Top 5 Ways Process Instrumentation Can Modernise Aging Energy Infrastructure in the UK in 2026
20 January 2026
The UK power generation sector is evolving rapidly as it pursues net zero targets, integrates renewables and faces the retirement of ageing plants. For operators of existing assets — from energy-from-waste facilities to gas turbines and grid balancing plants — the challenge isn’t just generating power, but doing so reliably, efficiently and in compliance with tightening regulations.
Rather than costly rebuilds, one of the most effective modernisation levers is process instrumentation — advanced measurement, smart sensing and digital connectivity that optimise operations from the ground up. Here are the top five ways instrumentation will modernise ageing energy infrastructure in the UK in 2026 and beyond.
Transforming Maintenance with Smart, Predictive Sensing
Legacy analogue sensors provide limited insight, often forcing maintenance teams into reactive workflows — only discovering failures after they happen. Modern smart instruments, however, continuously report performance health, sensor drift and diagnostics in real time. These data streams enable predictive maintenance programs that significantly reduce unplanned downtime and extend asset life.
At the Rookery South Energy-from-Waste (EfW) Power Station in the UK, site-wide instrument calibration was implemented to ensure accurate measurement across critical systems. By upgrading and calibrating instruments, operators gain confidence in measurement integrity, helping avoid unexpected stoppages and supporting reliable power output.

Driving Energy Efficiency with High-Accuracy Instruments
Accurate measurement is foundational to efficiency from combustion control in gas turbines to steam and heat recovery.

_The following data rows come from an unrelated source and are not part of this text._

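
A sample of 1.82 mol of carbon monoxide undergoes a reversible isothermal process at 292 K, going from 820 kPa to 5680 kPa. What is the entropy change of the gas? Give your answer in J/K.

For an isothermal ideal gas ΔS_gas = nR ln(P₁/P₂) = 1.82 × 8.314 × ln(820/5680) = -29.3 J/K.

ΔS_gas = -29.3 J/K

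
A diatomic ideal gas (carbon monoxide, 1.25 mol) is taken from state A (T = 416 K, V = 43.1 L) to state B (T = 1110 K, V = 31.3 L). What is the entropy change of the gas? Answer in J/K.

ΔS = 22.2 J/K

Entropy is a state function: ΔS = nC_V ln(T₂/T₁) + nR ln(V₂/V₁), with C_V = 5R/2 = 20.79 J mol⁻¹ K⁻¹ for a diatomic ideal gas.
ΔS = 1.25 × [20.79 × ln(1110/416) + 8.314 × ln(31.3/43.1)] = 22.2 J/K.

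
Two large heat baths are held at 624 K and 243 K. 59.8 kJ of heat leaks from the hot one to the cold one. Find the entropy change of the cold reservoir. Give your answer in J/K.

ΔS_cold = 246 J/K

The cold reservoir gains heat Q, so ΔS_cold = +Q/T_C = 59800/243 = 246 J/K.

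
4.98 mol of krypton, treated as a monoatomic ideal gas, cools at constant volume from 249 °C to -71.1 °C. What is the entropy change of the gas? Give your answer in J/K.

In kelvin: T₁ = 522.15 K, T₂ = 202.05 K. At constant volume, ΔS = nC_V ln(T₂/T₁) with C_V = 3R/2 = 12.47 J mol⁻¹ K⁻¹.
ΔS = 4.98 × 12.47 × ln(202.05/522.15) = -59 J/K.

ΔS = -59 J/K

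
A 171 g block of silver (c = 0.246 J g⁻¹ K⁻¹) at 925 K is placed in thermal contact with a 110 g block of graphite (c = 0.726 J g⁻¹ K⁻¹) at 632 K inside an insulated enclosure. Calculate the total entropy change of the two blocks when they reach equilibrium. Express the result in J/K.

Energy balance: T_f = (m₁c₁T₁ + m₂c₂T₂)/(m₁c₁ + m₂c₂) = 733.09 K.
ΔS₁ = m₁c₁ ln(T_f/T₁) = 42.066 × ln(733.09/925) = -9.781 J/K.
ΔS₂ = m₂c₂ ln(T_f/T₂) = 79.86 × ln(733.09/632) = 11.85 J/K.
ΔS_total = -9.781 + 11.85 = 2.07 J/K.

ΔS_total = 2.07 J/K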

Older meters with wide tolerances can mask inefficiencies, leading to avoidable fuel use and higher emissions.
Upgrading to advanced flowmeters (e.g., Coriolis, thermal mass), drift-resistant pressure and temperature transmitters and inline analysers gives plant engineers the actionable data needed to fine-tune processes and reduce energy waste.
Precise flow monitoring such as the MCERTS-approved flow meter for stack discharge used at a UK facility, makes emissions reporting and process control more reliable, while ensuring compliance with environmental expectations.

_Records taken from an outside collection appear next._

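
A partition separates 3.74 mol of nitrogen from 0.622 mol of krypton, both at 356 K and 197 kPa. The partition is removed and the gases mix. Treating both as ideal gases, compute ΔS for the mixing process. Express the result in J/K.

Mole fractions: x_A = 3.74/4.36 = 0.857, x_B = 0.143.
ΔS_mix = −R(n_A ln x_A + n_B ln x_B) = −8.314 × (3.74 ln 0.857 + 0.622 ln 0.143) = 14.9 J/K.

ΔS_mix = 14.9 J/K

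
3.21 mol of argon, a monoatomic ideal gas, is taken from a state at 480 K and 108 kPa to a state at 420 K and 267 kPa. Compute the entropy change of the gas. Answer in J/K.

ΔS = -33.1 J/K

ΔS = nC_p ln(T₂/T₁) − nR ln(P₂/P₁), with C_p = 5R/2 = 20.79 J mol⁻¹ K⁻¹ for a monoatomic ideal gas.
ΔS = 3.21 × [20.79 × ln(420/480) − 8.314 × ln(267/108)] = -33.1 J/K.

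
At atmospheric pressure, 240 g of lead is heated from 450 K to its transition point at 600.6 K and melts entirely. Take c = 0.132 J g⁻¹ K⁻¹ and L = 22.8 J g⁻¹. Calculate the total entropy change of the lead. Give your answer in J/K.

Warming step: ΔS₁ = m c ln(T_tr/T_i) = 240 × 0.132 × ln(600.6/450) = 9.145 J/K.
Phase change: ΔS₂ = +mL/T_tr = 240 × 22.8 / 600.6 = 9.111 J/K.
ΔS_total = (9.145) + (9.111) = 18.3 J/K.

ΔS = 18.3 J/K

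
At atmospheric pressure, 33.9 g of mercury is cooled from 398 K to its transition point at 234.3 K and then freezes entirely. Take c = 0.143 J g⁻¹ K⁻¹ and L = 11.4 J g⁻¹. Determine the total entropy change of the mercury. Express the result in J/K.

Cooling step: ΔS₁ = m c ln(T_tr/T_i) = 33.9 × 0.143 × ln(234.3/398) = -2.569 J/K.
Phase change: ΔS₂ = −mL/T_tr = −33.9 × 11.4 / 234.3 = -1.649 J/K.
ΔS_total = (-2.569) + (-1.649) = -4.22 J/K.

ΔS = -4.22 J/K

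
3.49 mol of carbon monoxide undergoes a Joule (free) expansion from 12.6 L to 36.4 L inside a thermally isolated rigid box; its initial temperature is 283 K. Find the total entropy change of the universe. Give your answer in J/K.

No heat is exchanged and no work is done, so the ideal-gas temperature stays constant.
Entropy is a state function; using a reversible isothermal path, ΔS_gas = nR ln(V₂/V₁) = 3.49 × 8.314 × ln(36.4/12.6) = 30.8 J/K.
The insulated surroundings exchange no heat, so ΔS_surr = 0 and ΔS_universe = ΔS_gas.

ΔS_universe = 30.8 J/K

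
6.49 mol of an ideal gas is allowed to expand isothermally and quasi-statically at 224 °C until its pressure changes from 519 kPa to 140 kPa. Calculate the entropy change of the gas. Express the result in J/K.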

Enhancing Safety and Environmental Compliance
Older plants were often built before today’s stringent safety and emissions standards. Modern instrumentation helps bridge that gap through real-time monitoring and safety-rated hardware.
Solutions like SIL-rated transmitters, gas analysers, continuous emissions monitoring and integrated leak detection allow operators to maintain tighter control over safety-critical loops and environmental performance.
In a carbon reduction initiative, advanced Siemens SITRANS differential pressure transmitters with remote diaphragm seals were supplied to maintain stable process measurements under challenging conditions, supporting a carbon capture project’s reliability and compliance.
For more information about Environmental Compliance and Emissions Monitoring solutions check out our Green Energy Hub

Bringing Legacy Plants Online
One of the biggest hurdles with ageing infrastructure is connectivity. Many UK energy sites still rely on analogue outputs and isolated control systems that can’t communicate with modern asset management or analytics platforms.
Instrumentation upgrades including digital transmitters with HART, fieldbus and IIoT gateways — allow legacy systems to feed real-time data into cloud-based analytics and plant performance dashboards without full control system replacements.
This retro-digitalisation unlocks visibility across systems and lays the groundwork for advanced optimisation, remote monitoring and condition-based maintenance.
Supporting the Energy Transition with Next-Gen Measurement Tools
As the UK integrates hydrogen, biogas, CCUS (carbon capture, utilisation and storage) and energy storage systems, measurement requirements evolve. Many older instruments aren’t designed to deal with blended gases, low-pressure high-temperature processes, or purity analysis.
Modern instrumentation platforms handle these complex conditions ensuring accurate measurement of hydrogen blends, biogas injection points and emissions, which supports safe operations as the energy mix changes.
Although less common, projects like flow measurement of hydrogen for combustion applications point toward how advanced instrumentation is used to enable next-generation energy solutions across the UK and Europe.

For today’s UK power generation operators, modernising ageing energy infrastructure doesn’t necessarily require multimillion-pound rebuilds. Instead, targeted instrumentation upgrades deliver measurable benefits in uptime, efficiency, compliance and long-term operability all while supporting the UK’s ambitious energy transition goals.
From energy-from-waste plants optimising emissions reporting to carbon capture projects needing robust level and pressure measurement, instrumentation is a practical, high-impact step on the journey to a more sustainable, digitalised energy future.